All rather curious, and all rather unhuman; calculator-like, one could say. Whatever may appear to be the case, LLMs really don’t understand language, certainly not in the way that humans do. One may have expected more human-like behaviour in this case, or at least better explanations of what is going on, given that many of the sentences I fed the chatbot as well as the theoretical issues orbiting around these sentences must have been in the dataset GPT 3 was fed during training (many are seemingly present on Wikipedia) and the relevant interconnections between words and strings of words might have been formed thus.

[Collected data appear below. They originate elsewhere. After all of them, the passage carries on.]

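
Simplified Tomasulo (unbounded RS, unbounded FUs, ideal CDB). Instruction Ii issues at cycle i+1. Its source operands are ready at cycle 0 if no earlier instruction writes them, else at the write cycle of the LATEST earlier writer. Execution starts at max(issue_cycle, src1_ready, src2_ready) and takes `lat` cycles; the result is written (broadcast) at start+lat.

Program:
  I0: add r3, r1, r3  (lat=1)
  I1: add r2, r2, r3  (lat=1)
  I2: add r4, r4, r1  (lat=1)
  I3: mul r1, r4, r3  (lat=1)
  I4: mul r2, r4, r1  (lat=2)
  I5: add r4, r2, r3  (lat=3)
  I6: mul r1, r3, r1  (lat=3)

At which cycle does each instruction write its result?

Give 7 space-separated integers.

I0 add r3: issue@1 deps=(None,None) exec_start@1 write@2
I1 add r2: issue@2 deps=(None,0) exec_start@2 write@3
I2 add r4: issue@3 deps=(None,None) exec_start@3 write@4
I3 mul r1: issue@4 deps=(2,0) exec_start@4 write@5
I4 mul r2: issue@5 deps=(2,3) exec_start@5 write@7
I5 add r4: issue@6 deps=(4,0) exec_start@7 write@10
I6 mul r1: issue@7 deps=(0,3) exec_start@7 write@10

Answer: 2 3 4 5 7 10 10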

But this would be misguided. As I have tried to show again and again in this series of posts, LLMs do not possess any knowledge per se, and the representation of language that these models have at their disposal is based on statistical properties of strings of words as these are calculated by machine/deep learning approaches to artificial intelligence, and if there is one result of linguistics from the last 60 or so years that ought to be ingrained in anyone’s mind is that linguistic structure cannot be reduced to linear operations or to what is actually observed, be these stimulus-response pairings (the behaviourist’s dream), string substitution (as in formal language theory), Bayesian selection (from rational models of learning), or the neural networks typical of machine/deep learning approaches (as in GPT and the like).

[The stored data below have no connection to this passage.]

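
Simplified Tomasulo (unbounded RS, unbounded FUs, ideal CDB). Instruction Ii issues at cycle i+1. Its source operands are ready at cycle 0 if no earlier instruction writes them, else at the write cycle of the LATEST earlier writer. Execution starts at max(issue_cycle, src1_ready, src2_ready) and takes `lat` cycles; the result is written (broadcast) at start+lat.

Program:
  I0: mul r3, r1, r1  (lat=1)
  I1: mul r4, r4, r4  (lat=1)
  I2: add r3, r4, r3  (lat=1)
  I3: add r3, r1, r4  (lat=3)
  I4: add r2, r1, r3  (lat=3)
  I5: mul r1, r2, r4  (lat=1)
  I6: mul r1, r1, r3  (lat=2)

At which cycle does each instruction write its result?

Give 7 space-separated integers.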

Given a mental system composed of a set of primitives and a number of structural, compositional principles to create expressions from such a set, the possibilities are endless, with every new utterance (or written sentence) potentially a brand-new sentence in the history of the world. Indeed, it is the potential to generate ever-new sentences from the possibly infinite set of sentences that our linguistic knowledge confers that is absolutely central to linguistics, a property of the human linguistic system that cannot be captured by the existing outputs already out there, belying the fact that potentialities of linguistic behaviour quite clearly lie beyond the capacity, let alone understanding (come back next month for a discussion of Artificial General Intelligence), of large language models, as demonstrated by how these models deal with complex and deviant sentences that are very unlikely and indeed uncommon, though perfectly entertainable by the human mind.

****

As a colophon, and really changing tack now, I decided to ask ChatGPT for information about myself (prior to 2021, of course). I am not keen to ask chatbots for actual information, let alone about myself, for the very simple reason that, as stressed, all LLMs do is predict the most likely word given a string as context – that is, text that is plausible, not grounded in real facts – and, thus, whether the result is accurate or not is neither here nor there. Still, everyone seems to be doing it and it looked like fun. It took some probing to get the chatbot to gather the right information about me, and at first when I pointed out that I was an academic (sort of, of course), it came back with this:

I wish. I would probably make more money in that role.

[i] Who he? What? Statti mutu e fatti ù carcerateddu, that’s basically what he was told. If you ask ChatGPT about this, you can get a pretty decent reply, actually.